In past two decades, the practice of integrative health has been embraced by healthcare systems and providers. Integrative health combines modern western medicine with complementary integrated health (CIH) (formally call CAM) such as herbal therapy and acupuncture. CIH services are widespread and increasing in the U.S. The Veteran Health Administration (VHA) has been at the forefront of providing integrative healthcare to patients. According to a 2011 study, 125 out of 141 VHA facilities surveyed provided some type of CIH practices, and there was an increase in the number of CIH modalities offered within VHA. Although CIH is widespread, the benefits of CIH are not well understood. For instance, debate on acupuncture’s effectiveness to relieve pain continues in the literature. The cost-effectiveness of CIH is even less understood. In addition, some CIH therapies may be harmful for patients. The interaction between herbal supplement and prescription drug, for example, could potentially be life-threatening. Informatics technologies are being developed to meet the unique needs of CIH research. This panel will bring together a group of informatics, health services, and clinical researchers, who will share their experience in leveraging information technology in integrative health research to fill the knowledge gap regarding the safety, effectiveness and cost-effectiveness of CIH therapies and transform the integrative health research.

10:30 a.m. – 12:00 p.m.

S40: Panel – Distributed Querying across PCORnet: Early Lessons
L. Curtis, Duke Clinical Research Institute; J. Sturtevant, H. Divan, Harvard Pilgrim Health Care Institute; J. Puro, Oregon Community Health Information Network; K. McTigue, University of Pittsburg Medical Center

The mission of PCORnet is to improve the nation’s capacity to conduct clinical research by creating a large, highly representative, national patient-centered network that supports more efficient clinical trials and observational studies. This will be accomplished both through the establishment and efforts of Clinical-data Driven Research Networks (CDRNs) and Patient-Powered Research Networks (PPRNs). Now in Phase 2, PCORnet includes 13 CDRNs comprised of over 80 institutions such as hospitals, health plans, and practice-based networks (together referred to as “sites” or “DataMarts” (DMs)) that have adopted a common data model to support distributed querying across the network. The DMs work in collaboration with the PCORnet Distributed Research Network Operations Center (DRN OC) to enable distributed research querying and related activities to support clinical research. The learning objectives of this panel will include early lessons learned regarding: a) the query fulfillment process overseen by the DRN OC; b) the local DM query fulfillment and governance process for DMs to respond to query requests; c) the process of developing preparatory-to-research query requests through the PCORnet Front Door; and d) the process for implementing research studies across over 40+ DMs within the PCORnet distributed network.

1:30 p.m. – 3:00 p.m.

S44: Panel – Harmonizing Outcome Measures to Increase the Utility of Patient Registries: A Case Study in Atrial Fibrillation
E. Berliner, Agency for Healthcare Research and Quality; R. Gliklich, OM1, Inc.

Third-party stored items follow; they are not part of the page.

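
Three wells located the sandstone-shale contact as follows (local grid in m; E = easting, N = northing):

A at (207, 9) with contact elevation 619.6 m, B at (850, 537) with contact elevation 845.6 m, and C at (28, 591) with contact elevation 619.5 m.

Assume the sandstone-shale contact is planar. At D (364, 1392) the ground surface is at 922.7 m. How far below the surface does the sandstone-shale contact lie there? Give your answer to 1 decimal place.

Two edge vectors: A→B = (643, 528, 226), A→C = (-179, 582, -0.1).
Normal n = (A→B) × (A→C) = (-131584.8, -40389.7, 468738).
So ∂z/∂E = −n_x/n_z = 0.280721 and ∂z/∂N = −n_y/n_z = 0.086167.
Intercept c from A: 619.6 − 58.11 − 0.78 = 560.72.
At (364, 1392): z_contact = 102.18 + 119.94 + 560.72 = 782.84 m.
Depth below ground = 922.7 − 782.84 = 139.9 m.

139.9 m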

Patient registries can provide valuable, real-world evidence on the effectiveness, safety, and value of products and interventions to inform decision-making. A particular strength of registries is their ability to collect information on outcomes that are important to patients, providers, and other decision-makers. However, significant variation exists in both the types and definition of outcome measures used in registries, even within specific clinical areas, thereby reducing the utility of registries. The Agency for Healthcare Research and Quality (AHRQ) is attempting to address this variation through the Outcome Measures Framework (OMF), a content model for developing harmonized outcome measures in specific disease areas. AHRQ is assessing the feasibility of using the OMF to develop standardized libraries of definitions in several condition areas. The purpose of this panel is to describe the need for harmonization of outcome measures across the spectrum of clinical care and reporting, share the vision for applying the OMF to specific clinical conditions, and solicit general feedback as well as specific input related to atrial fibrillation.